“God, Juniper. You’re so selfish.” The line beeps, the call disconnecting.
She hung up on me.
Selfish? It’s not like I’ve never heard it before from my family. Studying instead of working in the restaurant, hanging out with friends instead of distant family in town, considering colleges out of state. I’m the most selfish Ramírez there is.

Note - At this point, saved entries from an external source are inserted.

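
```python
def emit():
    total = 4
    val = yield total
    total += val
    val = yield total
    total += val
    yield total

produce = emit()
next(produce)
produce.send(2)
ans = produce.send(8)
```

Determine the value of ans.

Step 1: next() -> yield total=4.
Step 2: send(2) -> val=2, total = 4+2 = 6, yield 6.
Step 3: send(8) -> val=8, total = 6+8 = 14, yield 14.
Therefore ans = 14.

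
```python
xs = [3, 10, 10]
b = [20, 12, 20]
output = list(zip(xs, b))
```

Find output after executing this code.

Step 1: zip pairs elements at same index:
  Index 0: (3, 20)
  Index 1: (10, 12)
  Index 2: (10, 20)
Therefore output = [(3, 20), (10, 12), (10, 20)].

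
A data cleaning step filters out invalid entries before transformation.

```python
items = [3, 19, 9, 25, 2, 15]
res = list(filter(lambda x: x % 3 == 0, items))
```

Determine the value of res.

Step 1: Filter elements divisible by 3:
  3 % 3 = 0: kept
  19 % 3 = 1: removed
  9 % 3 = 0: kept
  25 % 3 = 1: removed
  2 % 3 = 2: removed
  15 % 3 = 0: kept
Therefore res = [3, 9, 15].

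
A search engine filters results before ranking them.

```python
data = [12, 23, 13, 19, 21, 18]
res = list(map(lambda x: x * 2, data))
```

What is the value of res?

Step 1: Apply lambda x: x * 2 to each element:
  12 -> 24
  23 -> 46
  13 -> 26
  19 -> 38
  21 -> 42
  18 -> 36
Therefore res = [24, 46, 26, 38, 42, 36].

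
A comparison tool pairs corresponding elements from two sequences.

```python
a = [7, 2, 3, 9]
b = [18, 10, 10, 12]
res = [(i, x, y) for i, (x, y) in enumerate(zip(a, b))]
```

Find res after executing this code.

Step 1: enumerate(zip(a, b)) gives index with paired elements:
  i=0: (7, 18)
  i=1: (2, 10)
  i=2: (3, 10)
  i=3: (9, 12)
Therefore res = [(0, 7, 18), (1, 2, 10), (2, 3, 10), (3, 9, 12)].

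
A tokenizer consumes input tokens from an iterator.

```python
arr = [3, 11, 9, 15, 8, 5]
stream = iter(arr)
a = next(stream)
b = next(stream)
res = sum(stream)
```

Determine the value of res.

Step 1: Create iterator over [3, 11, 9, 15, 8, 5].
Step 2: a = next() = 3, b = next() = 11.
Step 3: sum() of remaining [9, 15, 8, 5] = 37.
Therefore res = 37.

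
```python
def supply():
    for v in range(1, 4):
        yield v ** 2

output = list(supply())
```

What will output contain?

Step 1: For each v in range(1, 4), yield v**2:
  v=1: yield 1**2 = 1
  v=2: yield 2**2 = 4
  v=3: yield 3**2 = 9
Therefore output = [1, 4, 9].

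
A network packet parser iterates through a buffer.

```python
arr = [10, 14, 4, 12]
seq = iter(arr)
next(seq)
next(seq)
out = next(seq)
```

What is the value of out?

Step 1: Create iterator over [10, 14, 4, 12].
Step 2: next() consumes 10.
Step 3: next() consumes 14.
Step 4: next() returns 4.
Therefore out = 4.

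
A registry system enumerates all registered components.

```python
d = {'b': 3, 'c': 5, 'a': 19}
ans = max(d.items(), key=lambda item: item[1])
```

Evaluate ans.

Step 1: Find item with maximum value:
  ('b', 3)
  ('c', 5)
  ('a', 19)
Step 2: Maximum value is 19 at key 'a'.
Therefore ans = ('a', 19).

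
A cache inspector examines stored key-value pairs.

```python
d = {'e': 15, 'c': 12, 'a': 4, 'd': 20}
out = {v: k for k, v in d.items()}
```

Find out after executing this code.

Step 1: Invert dict (swap keys and values):
  'e': 15 -> 15: 'e'
  'c': 12 -> 12: 'c'
  'a': 4 -> 4: 'a'
  'd': 20 -> 20: 'd'
Therefore out = {15: 'e', 12: 'c', 4: 'a', 20: 'd'}.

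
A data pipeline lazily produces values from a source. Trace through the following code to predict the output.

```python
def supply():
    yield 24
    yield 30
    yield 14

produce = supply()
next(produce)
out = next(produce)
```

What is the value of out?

Step 1: supply() creates a generator.
Step 2: next(produce) yields 24 (consumed and discarded).
Step 3: next(produce) yields 30, assigned to out.
Therefore out = 30.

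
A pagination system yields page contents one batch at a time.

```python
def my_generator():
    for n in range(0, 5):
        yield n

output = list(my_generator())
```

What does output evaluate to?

Step 1: The generator yields each value from range(0, 5).
Step 2: list() consumes all yields: [0, 1, 2, 3, 4].
Therefore output = [0, 1, 2, 3, 4].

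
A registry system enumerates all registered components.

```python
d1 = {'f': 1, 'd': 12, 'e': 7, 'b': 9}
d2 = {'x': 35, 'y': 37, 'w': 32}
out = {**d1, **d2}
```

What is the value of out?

Step 1: Merge d1 and d2 (d2 values override on key conflicts).
Step 2: d1 has keys ['f', 'd', 'e', 'b'], d2 has keys ['x', 'y', 'w'].
Therefore out = {'f': 1, 'd': 12, 'e': 7, 'b': 9, 'x': 35, 'y': 37, 'w': 32}.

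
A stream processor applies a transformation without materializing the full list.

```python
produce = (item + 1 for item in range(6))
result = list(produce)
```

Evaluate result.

Step 1: For each item in range(6), compute item+1:
  item=0: 0+1 = 1
  item=1: 1+1 = 2
  item=2: 2+1 = 3
  item=3: 3+1 = 4
  item=4: 4+1 = 5
  item=5: 5+1 = 6
Therefore result = [1, 2, 3, 4, 5, 6].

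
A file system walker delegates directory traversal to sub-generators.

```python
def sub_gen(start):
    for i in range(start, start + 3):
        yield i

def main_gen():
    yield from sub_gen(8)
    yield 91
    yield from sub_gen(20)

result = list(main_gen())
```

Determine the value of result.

Step 1: main_gen() delegates to sub_gen(8):
  yield 8
  yield 9
  yield 10
Step 2: yield 91
Step 3: Delegates to sub_gen(20):
  yield 20
  yield 21
  yield 22
Therefore result = [8, 9, 10, 91, 20, 21, 22].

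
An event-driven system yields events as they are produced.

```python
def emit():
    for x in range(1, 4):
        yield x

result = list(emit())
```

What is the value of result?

Step 1: The generator yields each value from range(1, 4).
Step 2: list() consumes all yields: [1, 2, 3].
Therefore result = [1, 2, 3].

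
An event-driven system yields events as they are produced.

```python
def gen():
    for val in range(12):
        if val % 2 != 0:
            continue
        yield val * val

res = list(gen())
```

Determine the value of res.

Step 1: Only yield val**2 when val is divisible by 2:
  val=0: 0 % 2 == 0, yield 0**2 = 0
  val=2: 2 % 2 == 0, yield 2**2 = 4
  val=4: 4 % 2 == 0, yield 4**2 = 16
  val=6: 6 % 2 == 0, yield 6**2 = 36
  val=8: 8 % 2 == 0, yield 8**2 = 64
  val=10: 10 % 2 == 0, yield 10**2 = 100
Therefore res = [0, 4, 16, 36, 64, 100].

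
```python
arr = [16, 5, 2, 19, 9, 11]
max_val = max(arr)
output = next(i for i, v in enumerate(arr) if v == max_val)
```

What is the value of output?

Step 1: max([16, 5, 2, 19, 9, 11]) = 19.
Step 2: Find first index where value == 19:
  Index 0: 16 != 19
  Index 1: 5 != 19
  Index 2: 2 != 19
  Index 3: 19 == 19, found!
Therefore output = 3.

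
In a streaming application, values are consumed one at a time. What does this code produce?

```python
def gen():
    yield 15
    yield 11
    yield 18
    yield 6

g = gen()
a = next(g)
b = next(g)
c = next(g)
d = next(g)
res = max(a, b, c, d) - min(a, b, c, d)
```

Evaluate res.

Step 1: Create generator and consume all values:
  a = next(g) = 15
  b = next(g) = 11
  c = next(g) = 18
  d = next(g) = 6
Step 2: max = 18, min = 6, res = 18 - 6 = 12.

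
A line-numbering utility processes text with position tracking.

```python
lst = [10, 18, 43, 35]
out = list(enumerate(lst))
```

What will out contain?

Step 1: enumerate pairs each element with its index:
  (0, 10)
  (1, 18)
  (2, 43)
  (3, 35)
Therefore out = [(0, 10), (1, 18), (2, 43), (3, 35)].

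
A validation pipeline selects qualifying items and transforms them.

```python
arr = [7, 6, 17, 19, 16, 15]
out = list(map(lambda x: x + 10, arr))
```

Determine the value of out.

Step 1: Apply lambda x: x + 10 to each element:
  7 -> 17
  6 -> 16
  17 -> 27
  19 -> 29
  16 -> 26
  15 -> 25
Therefore out = [17, 16, 27, 29, 26, 25].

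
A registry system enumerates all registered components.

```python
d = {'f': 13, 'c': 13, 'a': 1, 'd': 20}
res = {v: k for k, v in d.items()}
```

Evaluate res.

Step 1: Invert dict (swap keys and values):
  'f': 13 -> 13: 'f'
  'c': 13 -> 13: 'c'
  'a': 1 -> 1: 'a'
  'd': 20 -> 20: 'd'
Therefore res = {13: 'c', 1: 'a', 20: 'd'}.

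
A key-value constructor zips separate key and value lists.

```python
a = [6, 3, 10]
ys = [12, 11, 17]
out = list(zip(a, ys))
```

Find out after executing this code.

Step 1: zip pairs elements at same index:
  Index 0: (6, 12)
  Index 1: (3, 11)
  Index 2: (10, 17)
Therefore out = [(6, 12), (3, 11), (10, 17)].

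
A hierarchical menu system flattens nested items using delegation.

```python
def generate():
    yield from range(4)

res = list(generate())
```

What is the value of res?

Step 1: yield from delegates to the iterable, yielding each element.
Step 2: Collected values: [0, 1, 2, 3].
Therefore res = [0, 1, 2, 3].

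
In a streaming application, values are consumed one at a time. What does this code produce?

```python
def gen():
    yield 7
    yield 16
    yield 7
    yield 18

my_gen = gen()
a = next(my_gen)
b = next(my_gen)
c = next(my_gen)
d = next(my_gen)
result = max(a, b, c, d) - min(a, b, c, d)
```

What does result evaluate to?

Step 1: Create generator and consume all values:
  a = next(my_gen) = 7
  b = next(my_gen) = 16
  c = next(my_gen) = 7
  d = next(my_gen) = 18
Step 2: max = 18, min = 7, result = 18 - 7 = 11.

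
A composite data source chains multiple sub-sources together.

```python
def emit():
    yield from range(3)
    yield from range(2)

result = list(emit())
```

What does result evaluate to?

Step 1: Trace yields in order:
  yield 0
  yield 1
  yield 2
  yield 0
  yield 1
Therefore result = [0, 1, 2, 0, 1].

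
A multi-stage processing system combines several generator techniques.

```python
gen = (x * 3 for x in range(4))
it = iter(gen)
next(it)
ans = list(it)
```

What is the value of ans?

Step 1: Generator produces [0, 3, 6, 9].
Step 2: next(it) consumes first element (0).
Step 3: list(it) collects remaining: [3, 6, 9].
Therefore ans = [3, 6, 9].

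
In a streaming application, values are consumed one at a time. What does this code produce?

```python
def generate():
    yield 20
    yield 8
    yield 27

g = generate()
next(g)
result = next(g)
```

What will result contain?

Step 1: generate() creates a generator.
Step 2: next(g) yields 20 (consumed and discarded).
Step 3: next(g) yields 8, assigned to result.
Therefore result = 8.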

Still, it stings. I remember other requests, other drop-everythings, other obligatory kindnesses. Searching countless cardboard boxes in the garage to find old photos for Tía. Planning Marisa’s thirteenth birthday party. Driving her home with Steve instead of doing homework or having Froyo with Matt or whatever I wanted that afternoon. I don’t remember my family calling me selfish then.
But I don’t remember them thanking me either. I’d reached up to what I imagined was generosity, only to find I’d done nothing but reached the normal, unremarkable, expected standard for family contribution. Every time, I would hide my pride and my futile frustration, my fear that the love I thought would be unconditional was becoming . . . kind of conditional.
By now it’s turned into a truth not worth fighting, like things that hurt tend to do. As long as I am doing one thing for myself, I won’t be the daughter or sister my family wants. Eventually, I learned not to think about it, to keep my eyes on the road ahead.
I’d like to ignore my sister right now, but I can’t. Even if I can’t drive her, I need to make sure she gets home safely. If she weren’t a drunk teenage girl on her own, I’d call her a Lyft, but I don’t want her in some stranger’s car.
Without hesitating, I call my home phone. I know the ringing will wake up the whole house, and I don’t care. When I explain, neither will they.
My mom picks up, her voice hushed but hyper-focused, the way mine was when I took Marisa’s call. “Juniper?” There’s rustling over the line. She’s sitting up in bed. “Is everything okay?”
“It’s Marisa,” I explain urgently. “She snuck out. She went to a party and she needs a ride home.”
I hear my dad in the background. He wants to know what’s going on. My mom’s voice becomes distant while she explains, then returns to normal volume. “Has Marisa been drinking?” She sounds casual, like she’s trying to lull the truth from me by pretending the question is inconsequential.
It’s a thoughtful effort, though it doesn’t fool for me for an instant. I breathe in, preparing myself. “Yes, but—”
Mom interrupts me. “Gabriel, call Marisa right now,” she instructs Dad. “Keep her on the phone until I get there.” Her voice comes closer, addressing me again. “Where is she?”
“Steve’s house,” I say, quietly thankful Mom knows what to do. I knew she would.
“Who the hell is Steve?”
I don’t bother to recount the one project Marisa did with Steve over a year ago. Remembering the hedges in front of Steve’s house, the sequence of turns I took from the school, the trampoline in the yard on the corner, I fumble to pull the memories together into understandable directions. “It’s—on Pelham, off Peer. The white house with red trim.”
I hear doors opening and Mom’s footsteps moving from the carpet in their bedroom to the tile of the living room, her keys jingling in her hand. “If she calls you again—” Mom starts to say.
“I’ll tell her to wait for you there,” I finish.
I hear Tía’s voice over the phone, fuzzy and faint. “What’s going on?” She’s talking to my mom. “Where are you going?”
Hearing Tía, I remember I haven’t talked to her in days. The realization hits me with, not quite homesickness, but one of homesickness’s cousins. The consciousness of finding myself far from familiar things, from the routines and routine details of my life up until now. While I’ve talked to my parents on the phone every day, I haven’t eaten breakfast with my brothers, haven’t bumped my head on the cabinet in the bathroom, haven’t picked Malfoy’s hair from my clothes. I haven’t spoken to Tía except for one text—haven’t heard her voice.